One example is the Fast IDentity Online Alliance, which has developed specifications for open, interoperable biometric- and physical token-based digital authentication mechanisms that reduce the reliance on traditional passwords.

“The key nut to crack – and the weakest link in the chain – is how to reliably bind a physical person to a digital identity,” says Knieff.

“After that, there are many tasks in encryption key management, but the binding of physical and digital identity is the number one requirement to build trust in digital ID among consumers and governments.”

ShoCard is one of several ID technology vendors that lets people manage their own digital information online.

"ShoCard lets you assert and manage your digital ID,” says Knieff. “There is a huge shift underway which will lead to individuals owning their ID data through the blockchain. The true owner of identity information will become in control of that identity information.”

Moving to digital ID credentials

Acuity Market Intelligence predicts that 650m (80%) of the world’s passports are now ePassports, with 826m (92%) of global passports in circulation set to incorporate RFID chips and biometrics by 2020.

The US consultancy says 611m smart card-based electronic National Identity Cards (eIDs) will be issued globally in 2016, with the figure growing to 786m issued annually by 2020.

By 2022, smart, biometric physical identity credentials – including ePassports, eIDs, and driver’s licenses – will start to be replaced by next-generation virtual credentials stored in mobile devices and accessed via biometric authentication, according to Acuity.
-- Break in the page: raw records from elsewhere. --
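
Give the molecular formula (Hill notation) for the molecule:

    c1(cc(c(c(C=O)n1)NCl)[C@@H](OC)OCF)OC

Heavy atoms from the SMILES: 10 C, 1 Cl, 1 F, 2 N, 4 O.
Implicit hydrogens by atom environment:
  4 × C (aromatic): no H
  4 × O: no H
  2 × C: 3 H each → 6
  2 × C: 1 H each → 2
  1 × C: 2 H
  1 × C (aromatic): 1 H
  1 × Cl: no H
  1 × F: no H
  1 × N: 1 H
  1 × N (aromatic): no H
  Total hydrogens = 12.
Molecular formula: C10H12ClFN2O4

C10H12ClFN2O4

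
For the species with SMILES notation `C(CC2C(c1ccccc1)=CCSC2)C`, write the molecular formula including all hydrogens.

Heavy atoms from the SMILES: 14 C, 1 S.
Implicit hydrogens by atom environment:
  5 × C (aromatic): 1 H each → 5
  4 × C: 2 H each → 8
  2 × C: 1 H each → 2
  1 × C: 3 H
  1 × C: no H
  1 × C (aromatic): no H
  1 × S: no H
  Total hydrogens = 18.
Molecular formula: C14H18S

C14H18S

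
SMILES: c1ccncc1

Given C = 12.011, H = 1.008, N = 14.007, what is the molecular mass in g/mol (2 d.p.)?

79.10

Molecular formula: C5H5N.
M = 5×12.011 + 5×1.008 + 1×14.007 = 79.10 g/mol.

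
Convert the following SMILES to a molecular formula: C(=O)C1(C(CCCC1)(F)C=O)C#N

Heavy atoms from the SMILES: 9 C, 1 F, 1 N, 2 O.
Implicit hydrogens by atom environment:
  4 × C: 2 H each → 8
  3 × C: no H
  2 × C: 1 H each → 2
  2 × O: no H
  1 × F: no H
  1 × N: no H
  Total hydrogens = 10.
Molecular formula: C9H10FNO2

C9H10FNO2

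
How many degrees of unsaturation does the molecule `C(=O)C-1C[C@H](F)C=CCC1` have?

Molecular formula from the SMILES: C8H11FO.
DoU = (2C + 2 + N − H − X)/2 = (2·8 + 2 + 0 − 11 − 1)/2 = 6/2 = 3.
(Structurally: 1 ring(s) + 2 π bond(s) = 3.)

3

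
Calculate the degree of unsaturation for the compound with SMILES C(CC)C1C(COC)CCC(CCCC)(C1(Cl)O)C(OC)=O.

Molecular formula from the SMILES: C17H31ClO4.
DoU = (2C + 2 + N − H − X)/2 = (2·17 + 2 + 0 − 31 − 1)/2 = 4/2 = 2.
(Structurally: 1 ring(s) + 1 π bond(s) = 2.)

2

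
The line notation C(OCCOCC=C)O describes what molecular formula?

Heavy atoms from the SMILES: 6 C, 3 O.
Implicit hydrogens by atom environment:
  5 × C: 2 H each → 10
  2 × O: no H
  1 × C: 1 H
  1 × O: 1 H
  Total hydrogens = 12.
Molecular formula: C6H12O3

C6H12O3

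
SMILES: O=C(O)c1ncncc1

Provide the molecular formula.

C5H4N2O2

Heavy atoms from the SMILES: 5 C, 2 N, 2 O.
Implicit hydrogens by atom environment:
  3 × C (aromatic): 1 H each → 3
  2 × N (aromatic): no H
  1 × C (aromatic): no H
  1 × C: no H
  1 × O: 1 H
  1 × O: no H
  Total hydrogens = 4.
Molecular formula: C5H4N2O2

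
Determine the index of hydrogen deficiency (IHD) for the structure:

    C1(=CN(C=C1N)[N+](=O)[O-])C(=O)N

5

Molecular formula from the SMILES: C5H6N4O3.
DoU = (2C + 2 + N − H − X)/2 = (2·5 + 2 + 4 − 6 − 0)/2 = 10/2 = 5.
(Structurally: 1 ring(s) + 4 π bond(s) = 5.)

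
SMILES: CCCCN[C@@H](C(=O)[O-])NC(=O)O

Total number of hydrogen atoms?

13

Hydrogens are implicit in SMILES; fill each atom to its normal valence:
  3 × C: 2 H each → 6
  2 × C: no H
  2 × N: 1 H each → 2
  2 × O: no H
  1 × C: 3 H
  1 × C: 1 H
  1 × O: 1 H
  1 × O (charge -1): no H
  Total hydrogens = 13.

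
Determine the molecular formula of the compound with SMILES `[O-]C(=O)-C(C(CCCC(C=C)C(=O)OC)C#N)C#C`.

Heavy atoms from the SMILES: 14 C, 1 N, 4 O.
Implicit hydrogens by atom environment:
  5 × C: 1 H each → 5
  4 × C: 2 H each → 8
  4 × C: no H
  3 × O: no H
  1 × C: 3 H
  1 × N: no H
  1 × O (charge -1): no H
  Total hydrogens = 16.
Net charge -1.
Molecular formula: C14H16NO4-

C14H16NO4-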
“By 2030, today’s standard identity credentials will be obsolete,” it says.

Maxine Most, Acuity’s principal and lead analyst, says biometrically enabled smartphones will drive the overall move towards digital ID.

“Over 220 biometrically enabled smartphone models are currently on the market,” she says.

“By 2018, all smartphones will include biometrics and by 2020, feature phones will be obsolete.

“The global deployment of this platform is the tipping point for full-scale adoption of digital identity.”